A New York development agency has approved a request by Metropolitan Life to move many of its home office functions back to Manhattan, just 5 years after it moved most of its headquarters employees across the East River.
On Nov. 14, the city's Industrial Development Agency agreed to let MetLife back out of a 2001 agreement under which it moved many operations to Long Island City in the borough of Queens. The IDA board effectively excused the company from paying a $24 million penalty it would have incurred by reneging on the agreement, under which it was to keep most of the operations in Long Island City until at least 2021.
Under the amended deal, MetLife would keep at least 85% of its 1,700 employees in Long Island City in place through June 2008. After that, it would keep at least 30% of its employees, or roughly 500, there through December 2014.
The deal calls on MetLife to make a one-time repayment of $5 million to IDA if its occupancy in Long Island City falls below the levels required by the agreement.

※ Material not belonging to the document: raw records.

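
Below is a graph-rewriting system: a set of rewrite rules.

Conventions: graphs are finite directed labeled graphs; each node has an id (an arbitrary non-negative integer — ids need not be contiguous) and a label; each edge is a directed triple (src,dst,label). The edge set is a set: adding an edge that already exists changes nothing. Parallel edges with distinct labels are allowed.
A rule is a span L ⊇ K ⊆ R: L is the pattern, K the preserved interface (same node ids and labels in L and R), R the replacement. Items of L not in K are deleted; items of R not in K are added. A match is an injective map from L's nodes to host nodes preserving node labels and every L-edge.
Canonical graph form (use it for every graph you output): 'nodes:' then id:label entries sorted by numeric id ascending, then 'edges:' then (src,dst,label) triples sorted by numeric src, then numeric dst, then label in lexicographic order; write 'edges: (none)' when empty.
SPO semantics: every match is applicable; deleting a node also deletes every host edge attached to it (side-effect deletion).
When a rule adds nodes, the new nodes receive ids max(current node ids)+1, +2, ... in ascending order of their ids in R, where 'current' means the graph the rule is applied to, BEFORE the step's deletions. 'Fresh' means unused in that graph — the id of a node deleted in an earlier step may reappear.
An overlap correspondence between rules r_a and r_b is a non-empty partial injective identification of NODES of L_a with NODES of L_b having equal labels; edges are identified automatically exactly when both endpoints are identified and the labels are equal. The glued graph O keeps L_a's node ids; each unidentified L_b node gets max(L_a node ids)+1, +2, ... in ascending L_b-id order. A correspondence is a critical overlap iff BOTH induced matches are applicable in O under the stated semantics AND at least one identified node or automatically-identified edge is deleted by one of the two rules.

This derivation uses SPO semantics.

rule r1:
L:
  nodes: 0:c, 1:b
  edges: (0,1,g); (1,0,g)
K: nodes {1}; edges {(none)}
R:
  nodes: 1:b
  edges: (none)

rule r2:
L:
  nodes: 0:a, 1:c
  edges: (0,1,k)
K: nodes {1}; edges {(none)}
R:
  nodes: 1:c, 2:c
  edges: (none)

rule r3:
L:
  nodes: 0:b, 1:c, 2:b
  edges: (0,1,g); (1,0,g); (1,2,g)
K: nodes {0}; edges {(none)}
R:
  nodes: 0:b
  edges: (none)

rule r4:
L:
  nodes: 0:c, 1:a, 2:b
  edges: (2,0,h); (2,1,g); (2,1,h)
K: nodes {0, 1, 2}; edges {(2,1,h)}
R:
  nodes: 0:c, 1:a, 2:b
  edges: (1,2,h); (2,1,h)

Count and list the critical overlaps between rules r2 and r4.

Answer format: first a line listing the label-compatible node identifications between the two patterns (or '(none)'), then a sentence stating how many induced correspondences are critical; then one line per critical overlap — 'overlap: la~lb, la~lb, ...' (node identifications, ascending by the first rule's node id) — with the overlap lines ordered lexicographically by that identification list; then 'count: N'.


label-compatible node identifications between L(r2) and L(r4): 0~1, 1~0
2 of the induced correspondences are critical overlaps of r2 and r4.
overlap: 0~1
overlap: 0~1, 1~0
count: 2


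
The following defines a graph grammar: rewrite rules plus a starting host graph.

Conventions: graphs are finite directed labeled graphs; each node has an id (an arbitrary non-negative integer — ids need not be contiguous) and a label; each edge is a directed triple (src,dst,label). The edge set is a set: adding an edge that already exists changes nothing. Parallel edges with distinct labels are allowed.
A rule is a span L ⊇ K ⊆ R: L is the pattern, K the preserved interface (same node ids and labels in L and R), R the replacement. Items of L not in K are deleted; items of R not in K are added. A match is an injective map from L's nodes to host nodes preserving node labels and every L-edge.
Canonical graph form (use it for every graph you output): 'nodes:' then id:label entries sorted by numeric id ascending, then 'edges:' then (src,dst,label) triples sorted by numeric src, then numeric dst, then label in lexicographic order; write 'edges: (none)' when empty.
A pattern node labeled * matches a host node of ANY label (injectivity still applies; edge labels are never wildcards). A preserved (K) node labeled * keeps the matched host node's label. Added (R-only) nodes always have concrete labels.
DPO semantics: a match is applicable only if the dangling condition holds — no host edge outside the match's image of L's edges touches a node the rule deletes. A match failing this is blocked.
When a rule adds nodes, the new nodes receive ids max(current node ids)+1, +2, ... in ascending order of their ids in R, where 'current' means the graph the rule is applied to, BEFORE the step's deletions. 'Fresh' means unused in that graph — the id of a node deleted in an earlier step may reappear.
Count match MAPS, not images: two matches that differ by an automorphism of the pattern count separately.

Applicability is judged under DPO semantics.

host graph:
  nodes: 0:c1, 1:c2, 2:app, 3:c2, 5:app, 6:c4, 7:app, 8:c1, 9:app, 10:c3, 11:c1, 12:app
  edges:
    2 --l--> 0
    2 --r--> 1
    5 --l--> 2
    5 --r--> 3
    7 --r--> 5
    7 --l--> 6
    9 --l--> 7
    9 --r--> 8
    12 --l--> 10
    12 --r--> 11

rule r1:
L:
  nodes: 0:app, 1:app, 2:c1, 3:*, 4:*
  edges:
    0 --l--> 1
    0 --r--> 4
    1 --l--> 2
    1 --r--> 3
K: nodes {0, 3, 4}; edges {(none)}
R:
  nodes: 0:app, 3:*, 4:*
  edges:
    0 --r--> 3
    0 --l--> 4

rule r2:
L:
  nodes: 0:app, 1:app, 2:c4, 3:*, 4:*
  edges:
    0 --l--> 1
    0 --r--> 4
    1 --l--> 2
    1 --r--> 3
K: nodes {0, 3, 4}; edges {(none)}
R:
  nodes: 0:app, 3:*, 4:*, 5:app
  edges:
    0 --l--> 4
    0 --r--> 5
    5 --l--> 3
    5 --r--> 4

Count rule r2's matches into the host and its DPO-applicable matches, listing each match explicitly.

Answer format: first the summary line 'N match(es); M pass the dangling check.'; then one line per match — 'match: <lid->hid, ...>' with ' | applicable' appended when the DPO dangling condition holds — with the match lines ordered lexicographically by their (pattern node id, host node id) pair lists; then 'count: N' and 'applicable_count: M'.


1 match(es); 1 pass the dangling check.
match: 0->9, 1->7, 2->6, 3->5, 4->8 | applicable
count: 1
applicable_count: 1


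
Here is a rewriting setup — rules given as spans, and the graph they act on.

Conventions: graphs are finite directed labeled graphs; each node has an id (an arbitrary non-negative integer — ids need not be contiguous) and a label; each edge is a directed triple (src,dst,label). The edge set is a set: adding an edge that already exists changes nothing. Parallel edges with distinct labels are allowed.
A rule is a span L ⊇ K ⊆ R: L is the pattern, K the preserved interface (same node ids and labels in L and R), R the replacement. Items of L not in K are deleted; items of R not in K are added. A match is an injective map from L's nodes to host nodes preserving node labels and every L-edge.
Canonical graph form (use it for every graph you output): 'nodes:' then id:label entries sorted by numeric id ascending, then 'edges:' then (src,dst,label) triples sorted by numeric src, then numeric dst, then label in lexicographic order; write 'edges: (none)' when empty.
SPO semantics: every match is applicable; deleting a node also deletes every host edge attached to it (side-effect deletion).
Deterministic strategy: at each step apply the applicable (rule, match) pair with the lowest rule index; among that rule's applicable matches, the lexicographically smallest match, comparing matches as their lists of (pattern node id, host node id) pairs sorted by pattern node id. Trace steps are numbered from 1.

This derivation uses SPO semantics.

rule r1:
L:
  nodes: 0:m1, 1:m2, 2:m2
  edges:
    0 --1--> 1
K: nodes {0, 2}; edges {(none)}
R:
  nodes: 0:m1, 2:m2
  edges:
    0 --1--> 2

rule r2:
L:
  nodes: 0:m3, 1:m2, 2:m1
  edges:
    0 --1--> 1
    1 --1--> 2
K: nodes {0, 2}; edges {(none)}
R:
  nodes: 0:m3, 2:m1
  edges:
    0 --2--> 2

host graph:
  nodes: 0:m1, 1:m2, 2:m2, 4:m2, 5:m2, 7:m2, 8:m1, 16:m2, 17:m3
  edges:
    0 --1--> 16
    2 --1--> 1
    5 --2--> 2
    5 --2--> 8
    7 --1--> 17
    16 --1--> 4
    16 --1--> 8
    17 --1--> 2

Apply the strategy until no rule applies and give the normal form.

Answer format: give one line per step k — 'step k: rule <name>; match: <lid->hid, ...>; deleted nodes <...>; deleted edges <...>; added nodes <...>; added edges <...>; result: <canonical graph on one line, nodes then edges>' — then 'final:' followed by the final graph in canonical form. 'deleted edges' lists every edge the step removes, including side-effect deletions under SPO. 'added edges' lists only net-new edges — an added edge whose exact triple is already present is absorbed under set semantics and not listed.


step 1: rule r1; match: 0->0, 1->16, 2->1; deleted nodes 16; deleted edges (0,16,1); (16,4,1); (16,8,1); added nodes (none); added edges (0,1,1); result: nodes: 0:m1, 1:m2, 2:m2, 4:m2, 5:m2, 7:m2, 8:m1, 17:m3 edges: (0,1,1); (2,1,1); (5,2,2); (5,8,2); (7,17,1); (17,2,1)
step 2: rule r1; match: 0->0, 1->1, 2->2; deleted nodes 1; deleted edges (0,1,1); (2,1,1); added nodes (none); added edges (0,2,1); result: nodes: 0:m1, 2:m2, 4:m2, 5:m2, 7:m2, 8:m1, 17:m3 edges: (0,2,1); (5,2,2); (5,8,2); (7,17,1); (17,2,1)
step 3: rule r1; match: 0->0, 1->2, 2->4; deleted nodes 2; deleted edges (0,2,1); (5,2,2); (17,2,1); added nodes (none); added edges (0,4,1); result: nodes: 0:m1, 4:m2, 5:m2, 7:m2, 8:m1, 17:m3 edges: (0,4,1); (5,8,2); (7,17,1)
step 4: rule r1; match: 0->0, 1->4, 2->5; deleted nodes 4; deleted edges (0,4,1); added nodes (none); added edges (0,5,1); result: nodes: 0:m1, 5:m2, 7:m2, 8:m1, 17:m3 edges: (0,5,1); (5,8,2); (7,17,1)
step 5: rule r1; match: 0->0, 1->5, 2->7; deleted nodes 5; deleted edges (0,5,1); (5,8,2); added nodes (none); added edges (0,7,1); result: nodes: 0:m1, 7:m2, 8:m1, 17:m3 edges: (0,7,1); (7,17,1)
final:
nodes: 0:m1, 7:m2, 8:m1, 17:m3
edges: (0,7,1); (7,17,1)


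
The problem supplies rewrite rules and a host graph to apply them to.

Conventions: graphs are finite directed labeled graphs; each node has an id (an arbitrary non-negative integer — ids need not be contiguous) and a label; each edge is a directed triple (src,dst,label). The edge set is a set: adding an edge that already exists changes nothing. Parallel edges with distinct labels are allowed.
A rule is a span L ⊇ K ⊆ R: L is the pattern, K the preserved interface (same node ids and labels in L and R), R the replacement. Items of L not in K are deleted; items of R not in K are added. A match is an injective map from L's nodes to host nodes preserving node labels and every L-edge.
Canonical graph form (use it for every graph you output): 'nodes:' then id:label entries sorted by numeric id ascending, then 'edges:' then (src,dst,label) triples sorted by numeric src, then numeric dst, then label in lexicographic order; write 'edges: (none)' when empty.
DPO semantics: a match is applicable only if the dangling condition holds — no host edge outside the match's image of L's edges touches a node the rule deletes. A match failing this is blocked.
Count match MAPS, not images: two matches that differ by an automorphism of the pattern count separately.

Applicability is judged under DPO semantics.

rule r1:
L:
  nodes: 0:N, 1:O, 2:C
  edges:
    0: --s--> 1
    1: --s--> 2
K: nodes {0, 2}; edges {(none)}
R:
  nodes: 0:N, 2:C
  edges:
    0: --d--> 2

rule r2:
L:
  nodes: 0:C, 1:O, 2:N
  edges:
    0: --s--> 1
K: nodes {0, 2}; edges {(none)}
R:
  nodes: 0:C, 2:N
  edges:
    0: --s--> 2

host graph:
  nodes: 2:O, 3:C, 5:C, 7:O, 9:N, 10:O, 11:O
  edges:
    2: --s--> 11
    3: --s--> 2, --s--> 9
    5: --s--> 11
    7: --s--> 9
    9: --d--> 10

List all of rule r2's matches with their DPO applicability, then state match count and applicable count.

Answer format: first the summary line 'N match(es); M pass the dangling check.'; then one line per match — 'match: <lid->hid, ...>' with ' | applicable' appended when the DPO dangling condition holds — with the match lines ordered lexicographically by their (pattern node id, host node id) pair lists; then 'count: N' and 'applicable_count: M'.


2 match(es); 0 pass the dangling check.
match: 0->3, 1->2, 2->9
match: 0->5, 1->11, 2->9
count: 2
applicable_count: 0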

The revised agreement also extends MetLife's commitment to keep its headquarters in New York City to 2026 from 2021. Keeping MetLife in New York was a major objective of the original agreement, according to a 2001 statement by then-Mayor Rudolph Giuliani.
The original deal offered MetLife over $26 million in tax and energy incentives for moving to Queens. In return for the IDA's approval of the changes, the company now will forfeit around $13.4 million of those incentives.
Although MetLife would not comment on the reasons for its change of mind, published reports suggest executives were unhappy about slow development of the Queens Plaza neighborhood where the company's offices are located. Employees also reportedly complained about a lack of good restaurants and of convenient public transportation.